Mais que antiga, centenária
Cem anos é pouco perto da primeira vez que se comeu um pãozinho de farinha branca em terras brasileiras — os registros são lá do período colonial. Mas a popularização e a venda ganharam força com a construção do moinho Matarazzo, em 1900, e com a imigração italiana, cujo auge rolou entre 1870 e 1930.
Essa herança pode ser vista em endereços centenários que seguem na ativa.
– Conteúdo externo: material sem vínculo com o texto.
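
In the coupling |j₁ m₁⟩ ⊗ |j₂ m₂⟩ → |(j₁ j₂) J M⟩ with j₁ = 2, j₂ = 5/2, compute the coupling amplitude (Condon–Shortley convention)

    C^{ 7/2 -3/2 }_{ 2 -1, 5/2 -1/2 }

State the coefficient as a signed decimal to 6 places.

−√(2/21) = -0.308607

√[8·1!3!4!/9! · 1!3!2!3!2!5!] = √(384/7)
  +(−1)^0/∏(0,1,3,2,0,2)! = 1/24  (running 1/24)
  +(−1)^1/∏(1,0,2,1,1,3)! = -1/12  (running -1/24)
⟨..|..⟩ = √(384/7)·(-1/24) = -0.308607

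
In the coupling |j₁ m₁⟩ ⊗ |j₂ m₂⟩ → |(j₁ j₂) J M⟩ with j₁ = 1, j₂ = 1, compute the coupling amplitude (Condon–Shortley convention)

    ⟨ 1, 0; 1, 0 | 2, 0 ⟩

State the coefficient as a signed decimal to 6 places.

+√(2/3) = +0.816497

j₁+j₂−J=0  J+j₁−j₂=2  J−j₁+j₂=2  j₁+j₂+J+1=5
(j₁±m₁, j₂±m₂, J±M) = (1,1,1,1,2,2)
P² = 2/3
sum k=0..0:
  [0] +1/1 = 1
S = 1
C² = P²·S² = 2/3 ; C = +0.816497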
É o caso da Padaria Carillo.
De Nápoles à capital paulista, Raphaelle Carillo foi um dos expoentes do pão levemente cascudo.
Seria estranho se na Itália esse pão fosse chamado de italiano. É por isso que nas fotos mais antigas está escrito: pão caseiro
Quem me conta isso é Guilherme, bisneto que comanda a padaria e, junto do irmão Gabriel, continua a tradição de levar os pães redondos ou em filões até os clientes.
Só mudou, é claro, o meio de transporte. Antes, iam a cavalo pelas ruas de terra. Agora, mandam em carros sobre o asfalto.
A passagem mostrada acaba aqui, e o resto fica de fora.